It’s just another day in office for Theresa May’s shaky government. Today MPs will enjoy the first of many days of debate over the seemingly doomed EU withdrawal agreement but before they get to that ministers must try and avoid being found in contempt of Parliament.
After the government refused to publish the full legal advice on May’s Brexit deal (following an Opposition Day debate calling for it), Attorney General Geoffrey Cox appeared in the Chamber in a bid to satisfy MPs by answering questions on the agreement. Although Cox did manage to charm a number of attendees his attendance was not enough to silence Opposition demands.
This lunchtime MPs will now hold an emergency debate on whether ministers are in contempt of parliament for refusing to release the advice. MPs will then vote on a cross-party motion (backed by the DUP who are keen to show that May has no majority without them) which states that ministers are in contempt of Parliament. This is an ancient offence which gets little airing these days. Were the motion to pass, we could see a minister – most likely Cox or David Lidington – kicked out of Parliament for several days meaning they could miss that all important vote. It’s likely a decision on punishment would be referred to the privileges committee – with three Tory MPs and three Labour MPs – where the Labour chairwoman could get the casting vote.

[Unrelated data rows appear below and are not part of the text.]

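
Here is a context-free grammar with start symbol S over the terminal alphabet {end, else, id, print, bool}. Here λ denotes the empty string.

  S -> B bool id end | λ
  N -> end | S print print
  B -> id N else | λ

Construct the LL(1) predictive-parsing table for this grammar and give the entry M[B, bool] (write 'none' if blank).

B -> λ

FIRST(B): from B->id N else we get {id}; from B->λ we get {λ}. So FIRST(B) = {λ, id}.
FIRST(S): from S->B bool id end we get {bool, id}; from S->λ we get {λ}. So FIRST(S) = {λ, bool, id}.
FIRST(N): from N->end we get {end}; from N->S print print we get {bool, id, print}. So FIRST(N) = {bool, end, id, print}.
FOLLOW(S) includes $ since S is the start symbol.
FOLLOW(B): in S->B bool id end, B is followed by bool id end with FIRST {bool}. Thus FOLLOW(B) = {bool}.
For B -> id N else: FIRST(id N else) = {id}, so it goes in M[B, t] for t ∈ {id}.
For B -> λ: FIRST(λ) = {λ}, so it goes in M[B, t] for t ∈ {}; since λ ∈ FIRST, also for every t ∈ FOLLOW(B) = {bool}.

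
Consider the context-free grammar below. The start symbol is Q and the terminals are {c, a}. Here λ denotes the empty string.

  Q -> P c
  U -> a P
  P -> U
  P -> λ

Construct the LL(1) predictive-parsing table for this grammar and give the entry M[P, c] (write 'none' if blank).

FIRST(U) = {a}
FIRST(P) = {λ, a}  (via U)
FIRST(Q) = {a, c}  (via P c)
FOLLOW(Q) includes $ since Q is the start symbol.
FOLLOW(U): in P->U, the suffix after U is empty, so FOLLOW(U) ⊇ FOLLOW(P) = {c}. Thus FOLLOW(U) = {c}.
FOLLOW(P): in Q->P c, P is followed by c with FIRST {c}; in U->a P, the suffix after P is empty, so FOLLOW(P) ⊇ FOLLOW(U) = {c}. Thus FOLLOW(P) = {c}.
For P -> U: FIRST(U) = {a}, so it goes in M[P, t] for t ∈ {a}.
For P -> λ: FIRST(λ) = {λ}, so it goes in M[P, t] for t ∈ {}; since λ ∈ FIRST, also for every t ∈ FOLLOW(P) = {c}.

P -> λ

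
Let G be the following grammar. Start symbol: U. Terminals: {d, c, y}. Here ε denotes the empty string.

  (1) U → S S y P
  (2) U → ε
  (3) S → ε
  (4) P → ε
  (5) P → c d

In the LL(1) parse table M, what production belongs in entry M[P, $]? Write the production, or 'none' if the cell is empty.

FIRST(S): from S→ε we get {ε}. So FIRST(S) = {ε}.
FIRST(P): from P→ε we get {ε}; from P→c d we get {c}. So FIRST(P) = {ε, c}.
FIRST(U): from U→S S y P we get {y}; from U→ε we get {ε}. So FIRST(U) = {ε, y}.
FOLLOW(U) includes $ since U is the start symbol.
FOLLOW(U): U appears on no right-hand side. Thus FOLLOW(U) = {$}.
FOLLOW(P): in U→S S y P, the suffix after P is empty, so FOLLOW(P) ⊇ FOLLOW(U) = {$}. Thus FOLLOW(P) = {$}.
For P → ε: FIRST(ε) = {ε}, so it goes in M[P, t] for t ∈ {}; since ε ∈ FIRST, also for every t ∈ FOLLOW(P) = {$}.
For P → c d: FIRST(c d) = {c}, so it goes in M[P, t] for t ∈ {c}.

P → ε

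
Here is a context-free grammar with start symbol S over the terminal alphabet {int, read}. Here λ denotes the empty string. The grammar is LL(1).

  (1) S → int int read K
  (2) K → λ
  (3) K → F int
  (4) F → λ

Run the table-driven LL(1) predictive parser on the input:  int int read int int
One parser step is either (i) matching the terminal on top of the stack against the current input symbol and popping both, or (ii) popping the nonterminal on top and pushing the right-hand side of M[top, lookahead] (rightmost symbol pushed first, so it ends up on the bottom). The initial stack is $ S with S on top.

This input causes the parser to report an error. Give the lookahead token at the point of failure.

     Stack             Input                   Action
  1  $ S               int int read int int $  expand S → int int read K
  2  $ K read int int  int int read int int $  match int
  3  $ K read int      int read int int $      match int
  4  $ K read          read int int $          match read
  5  $ K               int int $               expand K → F int
  6  $ int F           int int $               expand F → λ
  7  $ int             int int $               match int
  8  $                 int $                   error: stack empty but input remains

int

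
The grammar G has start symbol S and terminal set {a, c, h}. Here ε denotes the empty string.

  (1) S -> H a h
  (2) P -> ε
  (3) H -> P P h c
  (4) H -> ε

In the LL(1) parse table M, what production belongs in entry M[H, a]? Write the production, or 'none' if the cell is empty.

H -> ε

FIRST(P): from P->ε we get {ε}. So FIRST(P) = {ε}.
FIRST(H): from H->P P h c we get {h}; from H->ε we get {ε}. So FIRST(H) = {ε, h}.
FIRST(S): from S->H a h we get {a, h}. So FIRST(S) = {a, h}.
FOLLOW(S) includes $ since S is the start symbol.
FOLLOW(H): in S->H a h, H is followed by a h with FIRST {a}. Thus FOLLOW(H) = {a}.
For H -> P P h c: FIRST(P P h c) = {h}, so it goes in M[H, t] for t ∈ {h}.
For H -> ε: FIRST(ε) = {ε}, so it goes in M[H, t] for t ∈ {}; since ε ∈ FIRST, also for every t ∈ FOLLOW(H) = {a}.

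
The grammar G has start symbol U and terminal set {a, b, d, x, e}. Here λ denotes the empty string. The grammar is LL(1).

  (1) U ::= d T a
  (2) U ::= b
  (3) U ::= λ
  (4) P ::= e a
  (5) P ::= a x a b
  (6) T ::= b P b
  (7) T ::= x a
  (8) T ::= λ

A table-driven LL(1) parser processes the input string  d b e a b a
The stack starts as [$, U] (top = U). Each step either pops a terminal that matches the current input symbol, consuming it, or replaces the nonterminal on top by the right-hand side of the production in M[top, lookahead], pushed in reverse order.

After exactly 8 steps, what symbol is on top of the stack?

step 1: stack=$ U  input=d b e a b a $  — expand U ::= d T a
step 2: stack=$ a T d  input=d b e a b a $  — match d
step 3: stack=$ a T  input=b e a b a $  — expand T ::= b P b
step 4: stack=$ a b P b  input=b e a b a $  — match b
step 5: stack=$ a b P  input=e a b a $  — expand P ::= e a
step 6: stack=$ a b a e  input=e a b a $  — match e
step 7: stack=$ a b a  input=a b a $  — match a
step 8: stack=$ a b  input=b a $  — match b
Stack after step 8: $ a (top = a).

a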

In their defence, government sources maintain that it is against the national interest to publish a document which lays out in technical detail every weakness the UK has ahead of the second half of the negotiations. So, who is in the right? The problem for the government is that the majority of those calling for the document to be published don’t want the UK to get to the second half of the negotiations if it means backing this agreement. Therefore the argument has little merit for May’s Brexit deal opponents. It’s going to be a long day, again.